Tour d’horizon des 6 éléments composant un kimono homme

Tour d’horizon des 6 éléments composant un kimono homme

Le kimono a longtemps été considéré comme une tenue de combat pour ceux qui pratiquent les arts martiaux. Aujourd’hui, ce n’est plus vraiment le cas. Effectivement, le fameux vêtement japonais est actuellement devenu un accessoire de mode à part entière. Pour ceux qui ne le connaissent pas encore assez, il s’agit d’un genre de robe en coton ou en soie. Il est généralement composé d’un vêtement intérieur et d’une sorte de couverture extérieure en coton ou en soie tout au moins. Il est d’ailleurs accompagné d’un certain nombre d’accessoires. Pour bien choisir ce type d’habit, il est important de bien connaître ces derniers. Voici justement les accessoires composant un modèle pour homme.

Le nagajuban

Parmi les accessoires qui composent un kimono homme, il y a donc tout d’abord le nagajuban. Il s’agit de la robe intérieure de l’habit. Il ressemble à la couverture extérieure. La différence est qu’il a l’air plus lisse.

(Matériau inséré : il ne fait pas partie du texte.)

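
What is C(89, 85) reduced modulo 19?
12

Using Lucas' theorem:
Write n=89 and k=85 in base 19:
n in base 19: [4, 13]
k in base 19: [4, 9]
C(89,85) mod 19 = ∏ C(n_i, k_i) mod 19
Digit binomials (mod 19): C(4,4) = 1; C(13,9) = 715 ≡ 12
Product: 1 × 12 = 12 ≡ 12 (mod 19)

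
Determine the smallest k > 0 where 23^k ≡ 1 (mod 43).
21

43 is prime, so ord(23) divides φ(43) = 42.
Divisors of 42: 1, 2, 3, 6, 7, 14, 21, 42.
Repeated squaring: 23^1 ≡ 23, 23^2 ≡ 13, 23^4 ≡ 40, 23^8 ≡ 9, 23^16 ≡ 38, 23^32 ≡ 25 (mod 43).
Test 23^d mod 43 for each divisor d in increasing order:
23^1 ≡ 23
23^2 ≡ 13
23^3 = 23^2·23^1 ≡ 41
23^6 = 23^4·23^2 ≡ 4
23^7 = 23^4·23^2·23^1 ≡ 6
23^14 = 23^8·23^4·23^2 ≡ 36
23^21 = 23^16·23^4·23^1 ≡ 1  ← first divisor giving 1
The order is 21.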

En général, il est fait de soie, mais on peut aussi tomber sur des modèles en microfibre de polyester. L’avantage avec ce matériau synthétique, c’est qu’il est plus lavable.

L’obi

L’obi est la ceinture colorée qu’on trouve par-dessus la couverture extérieure d’un kimono homme. L’obi fukuro est le type le plus courant. Dans la plupart des cas, elle mesure 2 mètres de long. Sur ses parties visibles, on ne voit souvent que du brocart brodé. À noter que les obis brodées à la main sont très onéreuses. Et pourtant, cet accessoire ne sert qu’à orner l’habit.

L’obiage

On a affaire ici à une sorte de morceau de crêpe de soie. Caché sous l’obi, il est le dernier lien qu’on utilise pour nouer autour du torse. Techniquement, on le considère comme un genre de sous-vêtement. C’est la raison pour laquelle certaines femmes célibataires laissent un petit bout de l’accessoire par-dessus l’obi pour les modèles de kimono pour femme.

L’obijime

L’obijime est utilisé pour maintenir en place le musubi, le nœud qui sert à décorer l’obi. Il s’agit donc du dernier lien attaché autour de ce dernier. Dans la majorité des cas, il est très coloré. La raison est simple, il est bien visible au-dessus de l’obi. En somme, tout comme l’obi elle-même, cet accessoire de mode est surtout employé pour décorer le kimono homme.

Les tabis

Les tabis sont des chaussettes généralement faites de coton. Leur particularité par rapport aux chaussettes classiques, c’est qu’ils ont un bout pointu. On les porte bien entendu avec les sandales. Ils coûtent environ 500 yens si on les achète neufs dans les magasins de vêtements. Néanmoins, dans les magasins bon marché, on peut trouver des modèles à 100 yens.

Les zoris

Un kimono se porte en général avec des sortes de sabots décoratifs. Il s’agit des zoris. Par rapport aux chaussures en bois ordinaires, connues sous le nom de getas, ceux-ci sont plus ornés. Il est vrai qu’on peut tout simplement mettre des getas lorsqu’on porte un kimono. Toutefois, ceux-ci ne sont pas du tout adaptés à un kimono formel. L’idéal est de se tourner vers des zoris de qualité.